Total views

Friday, January 22, 2016

Automated SAS code for variable reduction: Variance Inflation Factor (VIF)

In statistics (or econometrics), the variance inflation factor (VIF) calculates incidence and severity of multicollinearity among the independent variables in an ordinary least squares (OLS) regression analysis. One can read more about problems of multicollinearity here and about VIF here. In a linear regression analysis, it is important to run the VIF test to remove the multicollinearity among the independent variables. As a rule of thumb, the VIF value should not be more than 2 for better modelling. However, the final decision depends on the analyst’s discretion.

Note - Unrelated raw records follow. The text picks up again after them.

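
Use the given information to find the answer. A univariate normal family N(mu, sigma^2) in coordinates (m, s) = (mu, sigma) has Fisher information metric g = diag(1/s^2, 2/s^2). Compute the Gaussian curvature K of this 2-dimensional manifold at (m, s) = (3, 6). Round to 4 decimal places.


The metric has the form g = (A dm^2 + B ds^2)/s^2 with A = 1, B = 2.
Substitute u = sqrt(A/B)*m: g = B*(du^2 + ds^2)/s^2, i.e. B times the
Poincare upper half-plane metric, which has constant Gaussian curvature -1.
Scaling a 2D metric by a constant c divides the Gaussian curvature by c,
so K = -1/B = -1/(2) = -0.5000 everywhere (the point (m, s) = (3, 6) is irrelevant:
the curvature is constant).
The requested Gaussian curvature is K = -0.5000.

-0.5000


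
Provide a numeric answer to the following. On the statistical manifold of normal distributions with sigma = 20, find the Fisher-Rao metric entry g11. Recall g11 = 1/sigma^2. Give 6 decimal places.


For the 2-parameter normal family, the Fisher metric has:
  g11 = 1/sigma^2, g22 = 2/sigma^2.
sigma = 20, sigma^2 = 400.
g11 = 0.002500

0.002500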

While running the linear regression analysis, one should not remove all the variables which have VIF more than the pre-decided threshold value (in this case, say 5). Instead, the analyst should remove the variable having the highest VIF value, and then re-calculate the VIF values. The process of calculation and removal of variable should continue till the highest VIF comes lower than the threshold level, only variable being removed at a time.

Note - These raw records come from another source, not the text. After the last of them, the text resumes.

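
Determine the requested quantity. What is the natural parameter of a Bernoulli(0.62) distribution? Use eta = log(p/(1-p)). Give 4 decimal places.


Natural parameter for Bernoulli: eta = log(p/(1-p)).
p = 0.62, 1-p = 0.38.
p/(1-p) = 1.631579.
eta = log(1.631579) = 0.4895

0.4895


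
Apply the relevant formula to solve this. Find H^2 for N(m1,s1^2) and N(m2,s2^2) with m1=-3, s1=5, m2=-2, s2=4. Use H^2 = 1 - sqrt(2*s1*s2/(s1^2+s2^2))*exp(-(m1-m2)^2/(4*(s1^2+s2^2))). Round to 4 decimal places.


Squared Hellinger distance for Gaussians:
H^2 = 1 - sqrt(2*s1*s2/(s1^2+s2^2)) * exp(-(m1-m2)^2/(4*(s1^2+s2^2))).
s1^2 = 25, s2^2 = 16, s1^2+s2^2 = 41.
sqrt(2*5*4/(41)) = 0.98773.
(m1-m2)^2 = (-1)^2 = 1.
exp(-1/(4*41)) = exp(-0.006098) = 0.993921.
H^2 = 1 - 0.98773*0.993921 = 0.0183

0.0183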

The process is not a difficult one, but might turn to be cumbersome process if the number of independent variables is very high. The following SAS code is an automated code to solve the problem multiple iterations, and the final datasets gives the list of retained variables as well as removed variables. The SAS code uses proc reg as the only statistical procedure to calculate the VIF automatically. The iterations are used to remove one variable at a time.


libname dataloc “/Desktop/Model";   /* MODEL DATASET LOCATION      */
%let inset=MODEL_DATA;        /* MODEL DATASET NAME    */
%let target= Y_VAR;           /* DEPENDENT VARIABLE    */
libname outlib “/Desktop/Output"; /* OUTPUT LOCATION       */
%let VIF_limit = 2;           /* VIF LIMIT             */
%let VIF_val = 100;

/* VARIABLE LIST */
%let varlist =
X1
X2
X3
X100
;

data inset;
set dataloc.&inset.;
run;

/* TO CREATE A BLANK TABLE FOR REMOVED VARIABLE */
ods output "Parameter Estimates"=vif;
proc reg data=inset ;
model &target. =
&varlist.
/VIF;
run;

data outlib.removed_variable_list;
set vif;
if _n_ = 0 then output outlib.removed_variable_list; 
run;


/* LOOP FOR ITERATIONS */
%macro vif_automated;
%do %while (%sysevalf(&vif_val. > &VIF_limit.));

ods output "Parameter Estimates"=vif;

proc reg data=inset ;
model &target. =
&varlist.
/VIF;
run;

proc sort data=     vif;
by descending VarianceInflation;
run;

data vif_top vif_others;
set vif;
if _n_ = 1 then output vif_top;
if _n_ gt 1 then output vif_others;
run;

data vif_top;
set vif_top;
call symput( compress("vif_val"),compress(VarianceInflation));
run;

data outlib.removed_variable_list;
set vif_top outlib.removed_variable_list;

proc sql;
select distinct variable into: varlist separated by " "
from vif_others
where variable ^= "Intercept"
;
quit;
%end;

data outlib.final_variable_vif;
set vif;
run;

%mend;
%vif_automated;